All too often do we see photographs of our recent and past leaders of the free world, but very rarely do we actually see the people who take those photographs. Enter the president’s photographer. After President Linden B. Johnson hired the first White House photographer during his presidency in the 1950s, it has become a very common occurrence amongst all the United States presidents from then on. This film was created by National Geographic and it covers previous President Obama’s personal photographer.
Pete Susan and President Obama first became acquainted with each other when Pete worked at the Chicago Tribune and the future president was in the senate. After building a relationship with then Senator Obama, he then had the great opportunity of helping document the next president’s legacy through still photographs.
During the film, you see easily over 100 photographs that are included as just a sample of what types of shots Pete and the president’s photographers can capture. At the end of any given week, their staff ends up with thousands of photographs they must edit through. At the end of any given year, they have potentially collected hundreds of thousands of pictures that will be added to their presidential library. Once they make it there, they never leave – forever sealed in history.
During the film, President Obama makes mention of how much easier it is when his photographer kind of “fits into the background” and they become much like a fly on the wall, thus not distracting from their presidential work. President Obama was not the only one to make these remarks. The film also interviewed photographers and past presidents to learn more about their presidential photographer. President Bush had a very interesting story to tell, especially in relation to personal photography.
He spoke more about 9/11 and how on that day everything was happening so quickly. His personal photographer said he would look right through him as he obviously had much larger things in mind. This was a defining moment for the Bush administration, and President Obama was still waiting for his. Throughout the film, they make mention of how his push for healthcare reform would be the defining moment of his presidency and that they are collecting thousands of photographs in anticipation.
But not every president has felt this way about photographers. President Nixon, just before his resignation speech, was recorded sounding annoyed with actually having to pose for such photographs. Maybe this also shaped the confidentiality and trust that these presidents have with their photographers. They refuse to share any information with reporters and they must for a multitude of reasons. One of the largest, I would say, would be the type of information exchanged within the meeting rooms. Only a handful of people are even allowed in and when it is just two people in the room, the photographer must know when it is ok to listen and when to completely ignore everything except the quality of the shot.
After looking at a few of the photos shown, I would definitely say that the actual context of the picture is what sets the tone and overall reaction. For example, one photo of President Bush that stands out to me was him talking on the phone aboard Air Force One with a few members from his team conversing and watching the news. Without the proper context, you may think that this was a completely normal photograph of a president of the United States. Once you know that it is 9/11 and they are making strategic plans, it totally changes the mood and overall acceptance of the photograph.
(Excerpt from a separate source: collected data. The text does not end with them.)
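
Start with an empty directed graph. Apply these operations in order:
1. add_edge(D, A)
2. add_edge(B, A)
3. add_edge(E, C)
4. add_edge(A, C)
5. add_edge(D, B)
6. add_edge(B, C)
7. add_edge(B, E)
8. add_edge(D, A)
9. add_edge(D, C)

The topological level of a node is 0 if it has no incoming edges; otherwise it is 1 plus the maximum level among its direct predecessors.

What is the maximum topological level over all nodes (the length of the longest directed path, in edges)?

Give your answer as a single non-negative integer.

Op 1: add_edge(D, A). Edges now: 1
Op 2: add_edge(B, A). Edges now: 2
Op 3: add_edge(E, C). Edges now: 3
Op 4: add_edge(A, C). Edges now: 4
Op 5: add_edge(D, B). Edges now: 5
Op 6: add_edge(B, C). Edges now: 6
Op 7: add_edge(B, E). Edges now: 7
Op 8: add_edge(D, A) (duplicate, no change). Edges now: 7
Op 9: add_edge(D, C). Edges now: 8
Compute levels (Kahn BFS):
  sources (in-degree 0): D
  process D: level=0
    D->A: in-degree(A)=1, level(A)>=1
    D->B: in-degree(B)=0, level(B)=1, enqueue
    D->C: in-degree(C)=3, level(C)>=1
  process B: level=1
    B->A: in-degree(A)=0, level(A)=2, enqueue
    B->C: in-degree(C)=2, level(C)>=2
    B->E: in-degree(E)=0, level(E)=2, enqueue
  process A: level=2
    A->C: in-degree(C)=1, level(C)>=3
  process E: level=2
    E->C: in-degree(C)=0, level(C)=3, enqueue
  process C: level=3
All levels: A:2, B:1, C:3, D:0, E:2
max level = 3

Answer: 3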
Another thing that I found very interesting was that the First Lady gets her own photographer as well. Though the meetings may not seem as intense as these lives altering catastrophic events like 9/11, they are still involved with the community and put a lot of smiles on people’s faces. These photos are kept and shared. To me, this almost humanizes the president and their family a little more than without these photo-ops.
I believe that the photos that really spoke volume for me, were the white house staff photoshoots. The reason being is it captures a time in history when these people from all walks of life came together to serve at our nation’s capital under our leader. Their faces are forever grained in history and it also provides a way for the president to say thank you. One thing that they continually said is that the president does not necessarily get to spend a lot of time with their staff, but an image like those can impact their unity to serve.